In one 8th grade class, a teacher was giving an algebra lesson using an interactive whiteboard, a remote tablet, and an enhanced PPT, with graphics, movies embedded, etc. He would walk around the room as he used the tablet, circling areas on the screen to which he wanted to draw attention. He had the kids go up to the whiteboard and demonstrate problem-solving techniques. EVERY SINGLE STUDENT WAS ENGAGED. One student even had an assignment (I’m assuming from another class), in which she had to take care of an interactive doll. During class, the doll started “crying” and the student had to “feed” her, sit the doll on her desk, rub her back, etc. Even with all of these distractions, the girl was completely absorbed in the lesson, raising her hand and offering answers.

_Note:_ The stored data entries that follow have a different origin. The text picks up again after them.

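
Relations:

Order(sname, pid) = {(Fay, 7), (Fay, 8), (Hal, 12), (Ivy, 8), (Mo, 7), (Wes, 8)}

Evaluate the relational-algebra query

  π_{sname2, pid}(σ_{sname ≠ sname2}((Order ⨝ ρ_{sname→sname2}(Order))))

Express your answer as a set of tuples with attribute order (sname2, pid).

ρ[sname→sname2]: schema becomes (sname2, pid); tuples unchanged.
Joining Order and ρ_{sname→sname2}(Order) on pid yields {(Fay, 7, Fay), (Fay, 7, Mo), (Fay, 8, Fay), (Fay, 8, Ivy), (Fay, 8, Wes), (Hal, 12, Hal), (Ivy, 8, Fay), (Ivy, 8, Ivy), (Ivy, 8, Wes), (Mo, 7, Fay), (Mo, 7, Mo), (Wes, 8, Fay), (Wes, 8, Ivy), (Wes, 8, Wes)}.
σ[sname ≠ sname2]: keep tuples satisfying sname ≠ sname2 → {(Fay, 7, Mo), (Fay, 8, Ivy), (Fay, 8, Wes), (Ivy, 8, Fay), (Ivy, 8, Wes), (Mo, 7, Fay), (Wes, 8, Fay), (Wes, 8, Ivy)}
π[sname2, pid]: project onto (sname2, pid) (3 duplicate(s) eliminated) → {(Fay, 7), (Fay, 8), (Ivy, 8), (Mo, 7), (Wes, 8)}

{(Fay, 7), (Fay, 8), (Ivy, 8), (Mo, 7), (Wes, 8)}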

Later, I was walking down the halls of a high school. I was amazed at how little had changed since 1990….same lectures, same overhead projectors. I observed another algebra class in which the students were graphing equations. There was definite learning going on, but in one exchange I observed, a student raised his hand to ask for clarification of how the graph will change given two similar equations. The teacher drew a quick graph on the overhead and showed the student the difference. The student nodded, made a note, and the class went on. I’m assuming the student made a note to help him remember the information for an upcoming test, but did he really understand the difference in the two equations? How would this lesson have been different if he had a laptop on his desk and was using interactive software to watch the graph change as he entered different equations?
In a final observation, two identical elementary lessons (by content, at least) were being taught: one with every child using a Palm, the other by listening to a lecture. In the first class, every child was engaged and conversing with a nearby student about the lesson. In the other classroom, every corner was occupied by a student who had presumably been sent there for disciplinary reasons….plus an additional student at the file cabinet corner.
Is it any longer acceptable to teach with outdated methods, using archaic technology? How do we balance honoring teachers’ comfort levels with technology vs. creating learning environments that excite, engage, and provide our students with the experiences they need to do the best work they can do?